There are a few things you can do to prevent your Linux system from running out of memory. You can increase the amount of RAM in your system, you can reduce the number of processes that are running, or you can use a tool like “Swap” to create a temporary file on your hard drive that can be used as additional RAM.

How to find out which processes are using up the most memory?

To find out which processes are using up the most memory, you can use the “ps” command. For example, to see a list of all the processes that are using more than 100 MB of RAM, you would use the following command: “ps -eo pmem,pid,user,args | sort -k +0nr | head -n 20”.

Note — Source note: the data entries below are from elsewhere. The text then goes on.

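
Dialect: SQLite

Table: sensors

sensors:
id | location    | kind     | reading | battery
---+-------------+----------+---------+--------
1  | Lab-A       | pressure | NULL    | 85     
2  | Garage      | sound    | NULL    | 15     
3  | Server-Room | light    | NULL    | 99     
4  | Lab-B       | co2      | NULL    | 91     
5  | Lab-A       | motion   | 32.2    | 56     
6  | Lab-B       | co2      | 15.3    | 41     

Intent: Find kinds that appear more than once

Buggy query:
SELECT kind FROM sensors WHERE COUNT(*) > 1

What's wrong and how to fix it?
Bug: WHERE can't reference COUNT(*); aggregates are computed after WHERE

Fix: Group first, then use HAVING for the count condition

Corrected query:
SELECT kind FROM sensors GROUP BY kind HAVING COUNT(*) > 1

Result:
kind
----
co2 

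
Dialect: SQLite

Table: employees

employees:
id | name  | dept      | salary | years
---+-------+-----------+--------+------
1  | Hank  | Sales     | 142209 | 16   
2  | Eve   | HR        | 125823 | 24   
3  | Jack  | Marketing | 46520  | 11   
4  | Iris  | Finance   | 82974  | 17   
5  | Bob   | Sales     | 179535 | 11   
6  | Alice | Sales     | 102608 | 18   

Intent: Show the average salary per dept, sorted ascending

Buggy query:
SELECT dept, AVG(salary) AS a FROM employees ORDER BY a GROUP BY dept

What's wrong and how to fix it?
Bug: GROUP BY must precede ORDER BY

Fix: Reorder: SELECT … FROM … GROUP BY … ORDER BY …

Corrected query:
SELECT dept, AVG(salary) AS a FROM employees GROUP BY dept ORDER BY a

Result:
dept      | a            
----------+--------------
Marketing | 46520        
Finance   | 82974        
HR        | 125823       
Sales     | 141450.666667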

How to kill a process in Linux?

To kill a process in Linux, you can use the “kill” command. For example, to kill the process with the ID 1234, you would use the following command: “kill 1234”.

What is the difference between physical memory and virtual memory?

Physical memory is the amount of RAM in your system. Virtual memory is a temporary file on your hard drive that can be used as additional RAM.

By using the top command, you can see how much memory each process is using.
The free command will give you a breakdown of the amount of free and used memory, in megabytes.
The vmstat command will give you a breakdown of the amount of physical and virtual memory, in megabytes.

These are 4 easy ways to check memory usage in Linux. By following the instructions in this post, you will be able to get an accurate reading of your system’s memory usage and take the necessary steps to improve performance if needed. Thanks for reading!